Si sa générosité et son soutient le place dans une situation de proximité auprès du Président des États-Unis d'Amérique, il est aussi très proche de la famille Clinton, dont la fille de l'ancien Président, Chelsea Clinton a travaillé plusieurs années en tant qu'analyste pour Avenue Capital.
 
Lors d'un événement à Washington DC, le former President (1) Bill Clinton a annoncé que Marc Lasry avait été averti par la Maison Blanche qu'il pourrait être nommé au poste d'ambassadeur. Et Clinton est bien placé pour influencer les décisions lorsqu'il s'agit de placer les représentants de la politique américaine à l'étranger.

Un profil atypique.

Son profil est inhabituel parce qu'il est à la tête d'un important fonds spéculatif américain. Si la rumeur est exacte, Marc Lasry serait ainsi le premier dirigeant d'une hedge fund à devenir ambassadeur. Certains soulignent déjà que l'Élysée pourrait grincer des dents à sa nomination, alors que le Président François Hollande avait déclaré la guerre au monde de la finance depuis sa campagne présidentielle. Est-ce pour autant une simple rétribution à l'intention de Lasry pour sa générosité envers le parti démocrate, ou un révélateur de la prégnance de l'industrie de la finance sur les décisions politiques américaines. Les États-Unis étant toutefois très attachés à la symbolique des actes politiques, cette affectation a-t-elle vocation à affirmer que le pays aux cinquante étoiles reste maître de l'Europe, en installant à la tête d'une des ambassades les plus importantes du continent une personnalité issue du monde de la finance ?
 
Ce poste, Marc Lasry pourrait par ailleurs entièrement le remplir sans porter préjudice au fonctionnement de sa société Avenue Capital, puisque depuis quelques années il s'est désengagé du management de la direction au profit de sa sœur. Ce dernier serait surtout devenu un chairman plus qu'un réel CEO. Il pourrait néanmoins réintégrer sa place après sa la fin de ses fonctions. On ne quitte jamais bien longtemps le monde des affaires...

Une stratégie américaine globale.

Depuis sa création en 1776, l'ambassade des États-Unis d'Amérique en France est une institution importante de la politique étrangère du pays. De nombreuses personnalités fondatrices de l'État fédéral s'y sont succédées comme Benjamin Franklin, John Adams ou encore Thomas Jefferson. Presque tous les hommes politiques de Washington conçoivent l'État américain comme la puissance militaire centrale à l'échelle mondiale.

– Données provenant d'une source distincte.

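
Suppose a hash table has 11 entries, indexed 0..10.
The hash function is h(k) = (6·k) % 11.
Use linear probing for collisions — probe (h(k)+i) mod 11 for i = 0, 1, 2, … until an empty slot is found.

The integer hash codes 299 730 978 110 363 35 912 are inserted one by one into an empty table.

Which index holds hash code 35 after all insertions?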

Cette capacité induit la conception d'un rôle hégémonique stabilisateur autour du globe. En considérant cette donnée, quelle pourrait ainsi être la finalité de cette nomination ? N'oublions pas que le cinquantenaire Marc Lasry est d'origine marocaine. Francophone donc, mais surtout maghrébin, il pourrait représenter une marque de crédit face aux récentes instabilités politiques au Maghreb. Un des tenants du soft-power (2) américain en plein action. Les révoltes (3) arabes du printemps 2011 ont irrémédiablement changé la vision hégémonique de l'Amérique au Moyen-Orient en déstabilisant une région proche. La nomination de Marc Lasry pourrait donc faire partie d'un plan global visant à assurer la stabilité du Moyen‑Orient, dont les États-Unis, quoiqu'on en dise, sont encore dépendants (4).

(1)Ancien Président en anglais.
(2)Terme développé par Joseph Nye en théorie des Relations internationales pour désigner une puissance douce permettant aux Etats-Unis de préserver leur domination en tant qu'hégémon mondial.
(3)Et non révolutions, car il n'y a pas eu de remise en cause profonde – pour l'heure – des régimes.
(4)Particulièrement au niveau énergétique, mais aussi au niveau du contrôle des trafics maritimes par exemple.